Some sessions of Women’s Writer’s Festival didn’t delve into the delicate niceties of being a woman. Thank god. It sprung open a so-called Pandora’s box where women felt safe to enquire – why does my mother come home early when both my mother and father are working in the same business that they had started together, why aren’t there enough trans women in the mainstream, why is feminism is considered to be such a loaded word, why aren’t our workplaces made safer for the female employees, why are women journalists expected to cover a news story differently just because they are women, and why does the point of ultimate validation for a woman come down to having a ‘supportive family’ – isn’t she still at liberty to make her own decisions?
This feeling was especially echoed at the session ‘Change begins at home’ where writers and academicians dealt with the question of motherhood and family – if it alters their perspectives as professionals, do they feel pressurised to be there for their children all the time, while perhaps jeopardising their job, which might have been their utmost priorities before becoming mothers.
Why does the onus always come down to the woman to be there for the family, while a mere guest appearance by the father works just fine?
The speakers: Journalist Natasha Badhwar, writers Veena Venugopal, Aparna Piramal Raje, Bee Rowlatt and lawyer and professor Gitanjali Surendran could only come to the topic with acute exasperation, considering there isn’t the nuance language for a woman to speak up and out really. The fact that the panelists felt a lack of agency when they became mothers was resonated with the women in the audience who listened with rapt attention.

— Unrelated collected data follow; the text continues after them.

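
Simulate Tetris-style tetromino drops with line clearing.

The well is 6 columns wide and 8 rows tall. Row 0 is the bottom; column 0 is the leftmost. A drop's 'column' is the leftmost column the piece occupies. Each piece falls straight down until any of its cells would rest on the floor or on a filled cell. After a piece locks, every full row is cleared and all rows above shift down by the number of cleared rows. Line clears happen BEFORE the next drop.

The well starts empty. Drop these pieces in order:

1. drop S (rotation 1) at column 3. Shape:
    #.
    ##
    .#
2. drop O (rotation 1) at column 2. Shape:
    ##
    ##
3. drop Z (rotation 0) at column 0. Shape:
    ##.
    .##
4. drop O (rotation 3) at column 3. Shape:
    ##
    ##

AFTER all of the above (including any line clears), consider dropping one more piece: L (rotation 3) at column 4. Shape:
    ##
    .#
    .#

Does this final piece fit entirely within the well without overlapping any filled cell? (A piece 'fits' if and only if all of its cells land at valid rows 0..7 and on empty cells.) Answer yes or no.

Drop 1: S rot1 at col 3 lands with bottom-row=0; cleared 0 line(s) (total 0); column heights now [0 0 0 3 2 0], max=3
Drop 2: O rot1 at col 2 lands with bottom-row=3; cleared 0 line(s) (total 0); column heights now [0 0 5 5 2 0], max=5
Drop 3: Z rot0 at col 0 lands with bottom-row=5; cleared 0 line(s) (total 0); column heights now [7 7 6 5 2 0], max=7
Drop 4: O rot3 at col 3 lands with bottom-row=5; cleared 0 line(s) (total 0); column heights now [7 7 6 7 7 0], max=7
Test piece L rot3 at col 4 (width 2): heights before test = [7 7 6 7 7 0]; fits = True

Answer: yes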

There was also a discussion about the strict separation between work and home for a woman, and yet she was expected to cater to both. Bee recounted her time with the BBC when she thought that it would be untoward of her to speak about her children in the office but when a senior of hers started doing the same it made her realise that such a simple act could empower other women to talk about their children in a professional space without feeling ashamed.
There was also a sense that a woman shouldn’t undermine the influence of role models in her life to which Veena candidly replied, “I don’t have a role model as such. I think about what my mother would do in a situation. Then do the exact opposite.”
So, in the lack of a conducive workspace for mothers, the inherent pressure of being a great mother – does a woman lose herself in the process? In the presence of external influences, where does a woman’s selfhood lie?
Natasha said that she started blogging anonymously and continued it for five years to be able to put a finger to the problem. Gitanjali, who is greatly influenced by The Female Eunuch by Germaine Greer added, “It is important for you to find the things that speak to you… but there needs to be a larger systemic change. Women are expected to do so much work, how do you quantify that? People to need to change on what they think about that.”